# Green anole addicted to mealworms



## cheekychap (Sep 20, 2009)

Hi all, My daughters green anole refues any food other than mealworms. found out on different site this can happen and there advice is to starve anole for a few days but this hasnt helped, tried small locust and crickets 5-10mm in size, wax worms and the moths from waxworms. Viv is 30x30x45 exo with uvb and uva bulbs in hoods temps overall are 78-85 and humidity is kept around 60% by misting 3 times a day with distilled water. Any ideas?


----------



## afeks (Feb 14, 2010)

How long did you starve it for? This can happen with pretty much any lizard. Think of it as a toddler being fed chips all the time, of course they would turn down cabbage if you offered it!!! Maybe try starving it for longer and regularly offering other food types? My beardie used to do this when I rescued him, he was addicted to waxworms! Now he's a good all rounder.


----------



## Spikebrit (Oct 23, 2006)

Mealworms are totally healthy and can be used as a stable diet. If he only eats mealworms he will be fine so long as they are fed up and gut loaded. Many of mine only feed on mealworms.

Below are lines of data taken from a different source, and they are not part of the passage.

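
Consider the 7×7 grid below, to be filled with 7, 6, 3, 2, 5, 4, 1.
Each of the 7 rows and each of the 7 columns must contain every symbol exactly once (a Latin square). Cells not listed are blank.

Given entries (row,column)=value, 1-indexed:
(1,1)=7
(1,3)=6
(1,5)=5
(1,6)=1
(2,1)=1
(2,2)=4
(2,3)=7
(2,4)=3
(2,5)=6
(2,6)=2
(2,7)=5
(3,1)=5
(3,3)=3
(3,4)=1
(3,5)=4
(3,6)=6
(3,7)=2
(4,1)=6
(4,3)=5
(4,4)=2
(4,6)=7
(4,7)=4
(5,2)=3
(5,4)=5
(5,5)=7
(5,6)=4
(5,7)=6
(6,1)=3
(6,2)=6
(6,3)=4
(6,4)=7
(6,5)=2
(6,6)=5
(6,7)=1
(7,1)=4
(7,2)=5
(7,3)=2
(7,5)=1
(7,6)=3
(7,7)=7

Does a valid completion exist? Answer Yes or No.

Yes

No row or column among the givens repeats a symbol, and propagating forced cells runs into no contradiction.
One valid completion exists (for instance, 7 2 6 4 5 1 3 / 1 4 7 3 6 2 5 / 5 7 3 1 4 6 2 / 6 1 5 2 3 7 4 / 2 3 1 5 7 4 6 / 3 6 4 7 2 5 1 / 4 5 2 6 1 3 7).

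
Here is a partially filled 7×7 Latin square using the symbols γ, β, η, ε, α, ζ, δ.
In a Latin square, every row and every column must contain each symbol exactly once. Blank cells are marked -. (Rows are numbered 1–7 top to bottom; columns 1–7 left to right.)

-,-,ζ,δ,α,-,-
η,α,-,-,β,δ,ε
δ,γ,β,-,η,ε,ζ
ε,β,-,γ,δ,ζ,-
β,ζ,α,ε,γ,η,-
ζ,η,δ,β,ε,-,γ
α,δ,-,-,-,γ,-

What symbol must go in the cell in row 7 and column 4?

η

Row 1, column 1: row 1 has {α, ζ, δ} and column 1 has {β, η, ε, α, ζ, δ}, leaving only γ.
Row 1, column 2: row 1 has {γ, α, ζ, δ} and column 2 has {γ, β, η, α, ζ, δ}, leaving only ε.
Row 1, column 6: row 1 has {γ, ε, α, ζ, δ} and column 6 has {γ, η, ε, ζ, δ}, leaving only β.
Row 1, column 7: row 1 has {γ, β, ε, α, ζ, δ} and column 7 has {γ, ε, ζ}, leaving only η.
Row 2, column 3: row 2 has {β, η, ε, α, δ} and column 3 has {β, α, ζ, δ}, leaving only γ.
Row 2, column 4: row 2 has {γ, β, η, ε, α, δ} and column 4 has {γ, β, ε, δ}, leaving only ζ.
Row 7 already has {γ, α, δ} and column 4 already has {γ, β, ε, ζ, δ}, so row 7, column 4 must be η.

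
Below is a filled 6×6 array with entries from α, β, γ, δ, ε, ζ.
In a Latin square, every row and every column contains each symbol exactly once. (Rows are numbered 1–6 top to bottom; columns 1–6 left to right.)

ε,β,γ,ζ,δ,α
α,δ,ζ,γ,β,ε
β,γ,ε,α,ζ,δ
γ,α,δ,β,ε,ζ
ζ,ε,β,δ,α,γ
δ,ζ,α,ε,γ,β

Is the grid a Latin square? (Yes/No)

Yes

Each row is a permutation of the 6 symbols, and so is each column.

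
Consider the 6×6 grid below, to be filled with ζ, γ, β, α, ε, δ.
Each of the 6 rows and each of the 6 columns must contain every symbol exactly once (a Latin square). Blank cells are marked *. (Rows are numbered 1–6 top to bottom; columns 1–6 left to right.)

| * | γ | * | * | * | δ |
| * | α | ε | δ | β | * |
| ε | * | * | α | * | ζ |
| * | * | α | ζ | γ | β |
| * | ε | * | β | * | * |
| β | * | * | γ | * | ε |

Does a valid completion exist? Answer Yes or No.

Row 1, column 4: row 1 has {γ, δ} and column 4 has {ζ, γ, β, α, δ}, so it must be ε.
Row 2, column 6: row 2 has {β, α, ε, δ} and column 6 has {ζ, β, ε, δ}, so it must be γ.
Row 2, column 1: row 2 has {γ, β, α, ε, δ} and column 1 has {β, ε}, so it must be ζ.
Row 1, column 1: row 1 has {γ, ε, δ} and column 1 has {ζ, β, ε}, so it must be α.
Row 1, column 5: row 1 has {γ, α, ε, δ} and column 5 has {γ, β}, so it must be ζ.
Row 1, column 3: row 1 has {ζ, γ, α, ε, δ} and column 3 has {α, ε}, so it must be β.
Row 3, column 5: row 3 has {ζ, α, ε} and column 5 has {ζ, γ, β}, so it must be δ.
Row 3, column 2: row 3 has {ζ, α, ε, δ} and column 2 has {γ, α, ε}, so it must be β.
Row 3, column 3: row 3 has {ζ, β, α, ε, δ} and column 3 has {β, α, ε}, so it must be γ.
Row 4, column 1: row 4 has {ζ, γ, β, α} and column 1 has {ζ, β, α, ε}, so it must be δ.
Now row 4, column 2: row 4 together with column 2 already contain {ζ, γ, β, α, ε, δ} — every symbol — so nothing can go there. The grid has no valid completion.

No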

The food you have to watch out for are wax worms. These are very high in fat and can often cause addiction and obeasity in reps. Was worms are want afeks are refering to.


----------



## Geckogirl_88 (Apr 24, 2009)

I have a female leo who (for some weird reason) has an intollerance for crickets, so she get fed mealies with the odd locust treat. I used to keep all my animals on mealies without problem. I agree that as long as they are well gutloaded they are usually fine, tho I dont know if its the same with anoles 
xx


----------



## sam12345 (Dec 28, 2007)

Are we talking waxworms or meal worms?


----------



## kLoNe TrOoPa (Mar 5, 2010)

My Desert Dragon is the same at the mo, tho he'll prefers freshly malted beetles to the actual worms but yeah went off crickets as soon as he had these. I sneak a delegged 1 into his bowl of his worms everynow and again and he'll usually eat it by accident.


----------



## Spikebrit (Oct 23, 2006)

Geckogirl_88 said:


> I have a female leo who (for some weird reason) has an intollerance for crickets, so she get fed mealies with the odd locust treat. I used to keep all my animals on mealies without problem. I agree that as long as they are well gutloaded they are usually fine, tho I dont know if its the same with anoles
> xx


anoles are fine with meal worms. 



sam12345 said:


> Are we talking waxworms or meal worms?


IM assume the op measn addicted to meal worms since they mention that the anole doesnt like wax worms. My anoles go mental for wax worms. 

jay


----------



## cheekychap (Sep 20, 2009)

Thanks puts our minds at ease, its just that on some site say mealworms are a no no. The are gut loaded and also dusted every 4 days.


----------



## cheekychap (Sep 20, 2009)

Also just picked up a 45x45x60 exo for him how many females (if any) would you recommend? And does anyone know anywhere in colchester area that has females?


----------